Figure 4 shows the throughput of the DBMS while executing YCSB with varying number of worker threads. The most notable observation from this experiment is that while the DBMS’s throughput with the SSD-WAL configuration is higher than that with the SSD-WBL configuration, its performance with the NVM-WBL configuration is comparable to that obtained with the NVM-WAL configuration. This is because NVM supports fast random writes, unlike SSD.
We observe that the NVM-WBL configuration delivers 1.3× higher throughput than the NVM-WAL configuration because of the former’s lower logging overhead. That is, under WBL the DBMS does not construct as many log records as it does with WAL and therefore it writes less data to durable storage. The performance gap between the NVM-based and SSD-based configurations is prominent on this write-intensive workload. The NVM-WBL configuration delivers 12.1× higher throughput than the SSD-WBL configuration.
We next evaluate the recovery time of the DBMS using the different logging protocols and storage devices. We first execute a fixed number of transactions and then force a hard shutdown of the DBMS (SIGKILL). We then measure the amount of time for the system to restore the database to a consistent state. That is, a state where the effects of all committed transactions are durable and the effects of uncommitted transactions are removed. We note that the number of transactions that the DBMS processes after restart in WAL depends on the frequency of checkpointing. With WBL, the DBMS performs garbage collection to clean up the dirty effects of uncommitted transactions at the time of failure. This garbage collection step is done asynchronously and does not have a significant impact on the throughput of the DBMS.
The results in Figure 5 present the recovery measurements for the YCSB benchmark. The recovery times of the WAL-based configurations grow linearly in proportion to the number of transactions that the DBMS recovers. This is because the DBMS needs to replay the log to restore the effects of committed transactions. In contrast, with WBL, we observe that the recovery time is independent of the number of transactions executed. The system only reverses the effects of transactions that were active at the time of failure as the changes made by all the transactions committed after the last checkpoint are already persisted. The WBL-based configurations, therefore, have a short recovery.

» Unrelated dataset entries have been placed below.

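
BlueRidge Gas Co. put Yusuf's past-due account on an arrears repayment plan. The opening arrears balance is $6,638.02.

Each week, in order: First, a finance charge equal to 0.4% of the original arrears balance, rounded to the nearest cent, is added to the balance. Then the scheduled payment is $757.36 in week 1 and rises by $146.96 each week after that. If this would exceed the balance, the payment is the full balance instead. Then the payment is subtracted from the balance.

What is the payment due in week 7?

Week 1: opening $6,638.02; interest $26.55 → $6,664.57; payment $757.36; balance $5,907.21
Week 2: opening $5,907.21; interest $26.55 → $5,933.76; payment $904.32; balance $5,029.44
Week 3: opening $5,029.44; interest $26.55 → $5,055.99; payment $1,051.28; balance $4,004.71
Week 4: opening $4,004.71; interest $26.55 → $4,031.26; payment $1,198.24; balance $2,833.02
Week 5: opening $2,833.02; interest $26.55 → $2,859.57; payment $1,345.20; balance $1,514.37
Week 6: opening $1,514.37; interest $26.55 → $1,540.92; payment $1,492.16; balance $48.76
Week 7: opening $48.76; interest $26.55 → $75.31; payment $75.31; balance $0.00

$75.31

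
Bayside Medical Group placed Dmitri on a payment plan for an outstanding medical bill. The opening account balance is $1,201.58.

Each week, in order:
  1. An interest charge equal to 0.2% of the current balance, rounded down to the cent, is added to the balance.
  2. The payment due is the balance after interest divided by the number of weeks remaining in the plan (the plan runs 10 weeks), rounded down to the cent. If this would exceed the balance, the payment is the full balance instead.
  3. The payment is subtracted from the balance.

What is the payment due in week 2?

Week 1: opening $1,201.58; interest $2.40 → $1,203.98; payment $120.39; balance $1,083.59
Week 2: opening $1,083.59; interest $2.16 → $1,085.75; payment $120.63; balance $965.12

$120.63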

We presented the write-behind logging protocol for emerging non-volatile storage technologies. We examined the impact of this redesign on the transactional throughput, availability, and storage footprint of the DBMS. Our evaluation of this recovery algorithm in Peloton showed that across different OLTP workloads it reduces the system’s recovery time by 100× and shrinks the storage footprint by 1.5× in comparison to the write-ahead logging protocol.